Friday, June 20, 2008

In our backyard and across the nation: change for the better is happening!

This is such an exciting time. Thursday I had the chance to connect with three people: two in our own backyard and one from my old home state, Utah, which made me smile at the positive change taking place everywhere!

John Holden (owner of Blue Ridge Mountain Sports) and I were talking about traveling in the West (I have to get to those mountains or the red rocks soon!) and we hit on transportation costs.

Many of us, myself included, have been rather shocked at the price to fill the tank up in recent days.

But John and I sang praises for the huge gas prices!!

It's prompting mindfulness, forethought, re-prioritizing, and re-thinking in all of us.

Later that day, my elderly neighbor called me with a great idea. She wants to create a neighborhood store co-op, where everyone in our cul-de-sac can call one another when we are going to the store in case one of us has one or two items to add to the list for pick up, to cut down on car trips. (This will be especially helpful because she is a music teacher who loves to entertain people, but is getting rather forgetful) So the next time I head to the local grocer, I call her and see if she needs anything to be picked up. We will cap it at 5 items and throw in a dollar extra every once in a while for gas.

On a side note, another helpful idea I began in my own neighborhood last year was the lending tree. Please in your neighborhood sign up with their phone, email, address and if you find that you are in the middle of a recipe and don't have that extra egg or 1/2 cup of milk, you call people on the lending tree. Kind of like, give a penny, take a penny. That also saves on trips to the store.

I also reconnected with my friend, Lisa, in Salt Lake City who told me that her new thing is that she has told her family of five - "No more new things are coming into the house! We are making do with what we have. And if we don't have it, we will borrow it or buy it used."

I said, "Welcome to the Betty pledge!" And we chatted about how that's going. But I was so excited that she has hopped on to this new movement that goes far beyond recycling into reducing the amount of our stuff. In this vein, she told me about "the guy named Dave" - no not our Mayor, (though who knows he may be the next to take this challenge).

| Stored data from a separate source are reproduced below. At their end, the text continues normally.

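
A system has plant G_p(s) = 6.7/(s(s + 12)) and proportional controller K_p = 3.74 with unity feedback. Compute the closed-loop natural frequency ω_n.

ω_n = 5.01 rad/s

The closed-loop denominator is s(s+12) + 3.74·6.7 = s² + 12s + 25.06.
So ω_n² = 25.06 ⇒ ω_n = 5.006 rad/s, and ζ = 12/(2ω_n) = 1.2.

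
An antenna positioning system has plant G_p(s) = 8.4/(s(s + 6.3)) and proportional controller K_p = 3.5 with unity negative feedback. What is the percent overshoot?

10.6%

The closed-loop denominator s² + 6.3s + 29.4 gives ω_n = √29.4 = 5.422 and ζ = 6.3/(2ω_n) = 0.5809.
%OS = 100·exp(−πζ/√(1−ζ²)) = 100·exp(−π·0.5809/√0.6625) = 10.6%.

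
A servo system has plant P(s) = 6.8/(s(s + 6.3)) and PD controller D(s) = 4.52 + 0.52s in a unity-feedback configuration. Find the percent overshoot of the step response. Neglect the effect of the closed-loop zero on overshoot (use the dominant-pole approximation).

0.239%

Forward path: (4.52 + 0.52s)·6.8/(s(s+6.3)). The closed-loop characteristic equation is s² + (6.3 + 6.8·0.52)s + 6.8·4.52 = 0.
That is s² + 9.836s + 30.74 = 0, so ω_n = 5.544 rad/s and ζ = 9.836/(2·5.544) = 0.8871.
%OS = 100·exp(−πζ/√(1−ζ²)) = 0.239%.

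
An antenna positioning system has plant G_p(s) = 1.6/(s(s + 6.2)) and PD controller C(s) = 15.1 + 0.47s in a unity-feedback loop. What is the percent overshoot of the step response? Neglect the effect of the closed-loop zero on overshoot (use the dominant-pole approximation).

Forward path: (15.1 + 0.47s)·1.6/(s(s+6.2)). The closed-loop characteristic equation is s² + (6.2 + 1.6·0.47)s + 1.6·15.1 = 0.
That is s² + 6.952s + 24.16 = 0, so ω_n = 4.915 rad/s and ζ = 6.952/(2·4.915) = 0.7072.
%OS = 100·exp(−πζ/√(1−ζ²)) = 4.32%.

4.32%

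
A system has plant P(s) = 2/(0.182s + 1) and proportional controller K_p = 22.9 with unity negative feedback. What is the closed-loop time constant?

Closed loop: T(s) = K_p·P/(1+K_p·P) = 45.8/(0.182s + 1 + 45.8), with pole at s = −(1 + 45.8)/0.182 = −257.1.
Closed-loop time constant τ = 1/257.1 = 0.00389 s.

τ = 0.00389 s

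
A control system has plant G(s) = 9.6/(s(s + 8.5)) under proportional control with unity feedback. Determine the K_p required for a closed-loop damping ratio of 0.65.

K_p = 4.45

Closed-loop characteristic equation: s² + 8.5s + K_p·9.6 = 0.
So ω_n = √(9.6K_p) and 2ζω_n = 8.5, giving ζ = 8.5/(2√(9.6K_p)).
Setting ζ = 0.65: √(9.6K_p) = 8.5/(2·0.65) = 6.538, so K_p = 42.75/9.6 = 4.45.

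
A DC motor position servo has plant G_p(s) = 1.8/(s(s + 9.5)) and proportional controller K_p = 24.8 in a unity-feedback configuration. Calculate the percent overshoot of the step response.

4.18%

Closed-loop characteristic equation: s² + 9.5s + 44.64 = 0, so ω_n = 6.681 rad/s and ζ = 9.5/(2·6.681) = 0.7109.
%OS = 100·exp(−πζ/√(1−ζ²)) = 100·exp(−π·0.7109/√0.4946) = 4.18%.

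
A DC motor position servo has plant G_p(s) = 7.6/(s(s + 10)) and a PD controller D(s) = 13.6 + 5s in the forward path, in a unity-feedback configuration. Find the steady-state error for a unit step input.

0

The open loop D(s)G_p(s) has a pole at the origin (type 1), so the static position error constant is infinite and e_ss = 1/(1+∞) = 0.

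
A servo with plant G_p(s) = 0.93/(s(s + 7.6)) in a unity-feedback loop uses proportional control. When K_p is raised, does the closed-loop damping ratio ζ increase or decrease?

decrease

ζ = 7.6/(2√(0.93K_p)); increasing K_p raises the denominator, so ζ falls.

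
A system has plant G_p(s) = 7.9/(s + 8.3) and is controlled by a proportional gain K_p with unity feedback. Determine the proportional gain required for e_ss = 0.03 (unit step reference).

K_p = 34

The loop is type 0, so e_ss(step) = 1/(1 + K_pos) with K_pos = K_p·G_p(0).
G_p(0) = 0.9518. Require 1/(1 + K_p·0.9518) = 0.03, so 1 + 0.9518·K_p = 33.33.
K_p = (33.33 − 1)/0.9518 = 34.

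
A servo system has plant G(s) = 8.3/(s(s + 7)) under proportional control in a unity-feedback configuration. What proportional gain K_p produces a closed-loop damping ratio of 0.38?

Closed-loop characteristic equation: s² + 7s + K_p·8.3 = 0.
So ω_n = √(8.3K_p) and 2ζω_n = 7, giving ζ = 7/(2√(8.3K_p)).
Setting ζ = 0.38: √(8.3K_p) = 7/(2·0.38) = 9.211, so K_p = 84.83/8.3 = 10.2.

K_p = 10.2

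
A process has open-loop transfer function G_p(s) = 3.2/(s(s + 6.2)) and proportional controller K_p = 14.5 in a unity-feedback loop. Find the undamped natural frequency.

ω_n = 6.81 rad/s

With unity feedback the closed-loop characteristic equation is s² + 6.2s + 14.5·3.2 = s² + 6.2s + 46.4 = 0.
Matching s² + 2ζω_n s + ω_n²: ω_n = √46.4 = 6.812 rad/s and 2ζω_n = 6.2, so ζ = 6.2/(2·6.812) = 0.455.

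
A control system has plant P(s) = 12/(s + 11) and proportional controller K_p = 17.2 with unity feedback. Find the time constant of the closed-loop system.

Closed-loop transfer function: T(s) = K_p·P(s)/(1 + K_p·P(s)) = 206.4/(s + 11 + 206.4) = 206.4/(s + 217.4).
Time constant τ = 1/217.4 = 0.0046 s.

τ = 0.0046 s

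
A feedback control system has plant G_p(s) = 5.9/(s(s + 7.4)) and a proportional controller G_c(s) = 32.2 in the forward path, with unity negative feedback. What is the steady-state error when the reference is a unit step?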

Dave is a guy who has vowed to whittle his life possesions down to 100 things by this November and then for one year he will life with only those 100 possessions and he is urging people to join him. It's the 100 things challenge.

Who knows, maybe after my buying pledge is over in January, Betty will take the challenge (Let's be honest I think I probably have 100 things already just in the family car - copious CDs, reusable betty bags, art supplies for the kids, requisite blanket/football and frisbee, dog leash, the list goes on...) 100 possessions? Could you do it?


1 comment:

ChrEliz said...

I couldn't and wouldn't want to do the Hundred Things Challenge at this stage in my life, but I definitely do the 23-fling Boogie on a regular basis (a la FlyLady) as we reduce our clutter and pare way down. I've never been much of a shopper, and I've always been the type to wear something out and then replace it (I still have and wear clothing that's 15 years old!) so for me it's just been a low-key part of life. But I have gotten way more intentional over the last few years about making sure that what I do buy is of really good quality, so I'll want to have it forever, and so it'll last a really long time. I busted that on a trip to IKEA 5 years ago and bought cheap thin drinking glasses, which are ugly and which broke easily. I'm down to three drinking glasses now (and various assorted mugs, and so on) and that's just ridiculous, so it's time to buy drinking glasses. We're going to spring for Simon Pearce heavy handblown (made in Vermont) water glasses. They don't chip, they are gorgeous, I'll never tire of them, and they're made in a socially and environmentally conscious way. I'll buy "seconds-quality" too, to save money and to add more handmade character, and to save the most irregular ones from being discarded. My parents have had theirs for almost 20 years. It's so easy to just pick things up from places like Bed, Bath, and Beyond, but shopping locally or buying made-in-the-USA, buying green, buying secondhand, and just buying consciously overall, is so much better for the planet and the soul. I don't do it all the time (we had to buy some men's undershirts from Target while out of town this weekend), but the consciousness shift means that we're being intentional about our purchases and our business transactions way more often than not, and that feels just right. Rock on, everyone, with your consciousness-shifts, whatever they may be!